Kansas City theater community shows support for UMKC program
Kansas City’s theater community gathered Sunday evening in solidarity with the master of fine arts program at the University of Missouri-Kansas City, which many believe to be existentially threatened by budget cuts.
On Friday, University of Missouri System President Mun Choi announced $101 million in cuts, including the jobs of four non-tenured faculty members of the 18 instructors in the UMKC theater department. That is part of a $15.4 million cut in the budget for the Kansas City campus as a whole.
Supporters filled the Helen F. Spencer Theatre as several people spoke with emotion of the masters program and what it has meant to them personally and to the community.
“It was clear to all of us that the reality of this budget cut would destroy the program and almost 40 years of careful, nurturing decisions that delivered the MFA theater training program to national prominannce,” said Theodore Swetz, Patricia McIlrath professor of theater arts.
Karen Vorst, a professor of economics and a former dean of the College of Arts and Sciences, called the planned cuts “catastrophic.”
“This is going to destroy a program that has been, long time running, the best quality program producing the best students who are going out there and making a name for UMKC,” she said.
UMKC Chancellor Leo Morton attended the program, which was billed as a “town hall.” The University of Missouri system cuts are made necessary by reduced state funding for public higher education and a decline in enrollment.
A statement issued by Morton, provost Barbara A. Bichelmeyer and Arts and Sciences Dean Wayne Vaught said they “deeply believe in the importance of UMKC’s Department of Theatre as one of our primary centers of excellence, a key component of our mission to lead in the performing arts.”
Sidonie Garrett, executive artistic director of the Heart of America Shakespeare Festival, said its productions have benefitted for 25 years from the expertise coming out of the UMKC theater program.

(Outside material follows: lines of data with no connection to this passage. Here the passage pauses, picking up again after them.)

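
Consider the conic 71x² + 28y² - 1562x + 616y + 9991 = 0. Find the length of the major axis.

71(x² - 22x) + 28(y² + 22y) = -9991
Complete the square: 71(x - 11)² + 28(y + 11)² = -9991 + 8591 + 3388 = 1988
Divide through by 1988 to get (x - 11)²/28 + (y + 11)²/71 = 1.
Ellipse, center (11, -11), major axis vertical; a² = 71, b² = 28.
a² = 71 so a = √71; the major axis has length 2a = 2√71.

2√71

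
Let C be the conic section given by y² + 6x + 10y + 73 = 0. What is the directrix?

x = -13/2

Only y is squared. Complete the square in y: (y + 5)² = -6(x + 8).
Vertex (-8, -5); 4p = -6 so p = -3/2. Opens left.
Directrix is the vertical line x = h − p = -8 − (-3/2) = -13/2.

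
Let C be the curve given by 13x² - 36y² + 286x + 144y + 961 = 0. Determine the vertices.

Collect terms: 13(x² + 22x) -36(y² - 4y) = -961
13(x + 11)² -36(y - 2)² = -961 + 1573 - 144 = 468
Divide by 468: (x + 11)²/36 - (y - 2)²/13 = 1
Hyperbola, center (-11, 2), transverse axis horizontal; a² = 36, b² = 13.
a = 6. Vertices at (h ± a, k).

(-17, 2) and (-5, 2)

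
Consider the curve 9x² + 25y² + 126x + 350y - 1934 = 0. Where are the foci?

(-23, -7) and (9, -7)

Group the x- and y-terms: 9(x² + 14x) + 25(y² + 14y) = 1934
Complete the square: 9(x + 7)² + 25(y + 7)² = 1934 + 441 + 1225 = 3600
Divide by 3600: (x + 7)²/400 + (y + 7)²/144 = 1
Ellipse, center (-7, -7), major axis horizontal; a² = 400, b² = 144.
c² = a² - b² = 400 - 144 = 256, so c = 16.
Foci lie on the horizontal axis through the center: (h ± c, k).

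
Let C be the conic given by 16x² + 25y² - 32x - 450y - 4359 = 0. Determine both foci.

(-11, 9) and (13, 9)

16(x² - 2x) + 25(y² - 18y) = 4359
16(x - 1)² + 25(y - 9)² = 4359 + 16 + 2025 = 6400
Divide by 6400: (x - 1)²/400 + (y - 9)²/256 = 1
Ellipse, center (1, 9), major axis horizontal; a² = 400, b² = 256.
c² = a² - b² = 400 - 256 = 144, so c = 12.
Foci lie on the horizontal axis through the center: (h ± c, k).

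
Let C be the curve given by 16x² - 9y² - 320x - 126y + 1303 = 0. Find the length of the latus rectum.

9/2

Group the x- and y-terms: 16(x² - 20x) -9(y² + 14y) = -1303
Completing the square gives 16(x - 10)² -9(y + 7)² = -1303 + 1600 - 441 = -144.
Divide through by -144 to get (y + 7)²/16 - (x - 10)²/9 = 1.
Hyperbola, center (10, -7), transverse axis vertical; a² = 16, b² = 9.
Latus rectum length = 2b²/a = 2·9/4 = 9/2.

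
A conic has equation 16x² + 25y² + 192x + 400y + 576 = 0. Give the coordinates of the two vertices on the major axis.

(-16, -8) and (4, -8)

Collect terms: 16(x² + 12x) + 25(y² + 16y) = -576
16(x + 6)² + 25(y + 8)² = -576 + 576 + 1600 = 1600
Divide by 1600: (x + 6)²/100 + (y + 8)²/64 = 1
Ellipse, center (-6, -8), major axis horizontal; a² = 100, b² = 64.
a = 10. Vertices at (h ± a, k).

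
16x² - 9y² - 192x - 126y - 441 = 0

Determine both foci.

(-4, -7) and (16, -7)

Group the x- and y-terms: 16(x² - 12x) -9(y² + 14y) = 441
Complete the square in x and y: 16(x - 6)² -9(y + 7)² = 441 + 576 - 441 = 576
Divide by 576: (x - 6)²/36 - (y + 7)²/64 = 1
Hyperbola, center (6, -7), transverse axis horizontal; a² = 36, b² = 64.
c² = a² + b² = 36 + 64 = 100, so c = 10.
Foci lie on the horizontal axis through the center: (h ± c, k).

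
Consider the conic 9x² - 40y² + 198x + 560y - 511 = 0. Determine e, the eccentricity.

Group the x- and y-terms: 9(x² + 22x) -40(y² - 14y) = 511
9(x + 11)² -40(y - 7)² = 511 + 1089 - 1960 = -360
Divide by -360: (y - 7)²/9 - (x + 11)²/40 = 1
Hyperbola, center (-11, 7), transverse axis vertical; a² = 9, b² = 40.
c² = a² + b² = 49, so c = 7.
e = c/a = 7/3.

e = 7/3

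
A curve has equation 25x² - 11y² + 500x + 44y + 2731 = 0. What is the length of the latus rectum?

Group the x- and y-terms: 25(x² + 20x) -11(y² - 4y) = -2731
Complete the square in x and y: 25(x + 10)² -11(y - 2)² = -2731 + 2500 - 44 = -275
Divide by -275: (y - 2)²/25 - (x + 10)²/11 = 1
Hyperbola, center (-10, 2), transverse axis vertical; a² = 25, b² = 11.
Latus rectum length = 2b²/a = 2·11/5 = 22/5.

22/5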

“Classical training programs prepare you to do that work,” she said. “The thought of not having that kind of excellence available to us is daunting.”
John Rensenhouse, artistic chair of the Kansas City Actors Theatre, echoed that point, saying the UMKC theater department plays an important role in “the renaissance we are having here in Kansas City.”
Cynthia Levin, producing artistic director of the Unicorn Theater, said that venue would not exist if it had not been started by UMKC theater graduates.
Jeff Church, producing artistic director of the Coterie Theatre, said the UMKC theater department and its master of fine arts program is “a major part of a healthy ecosystem here.”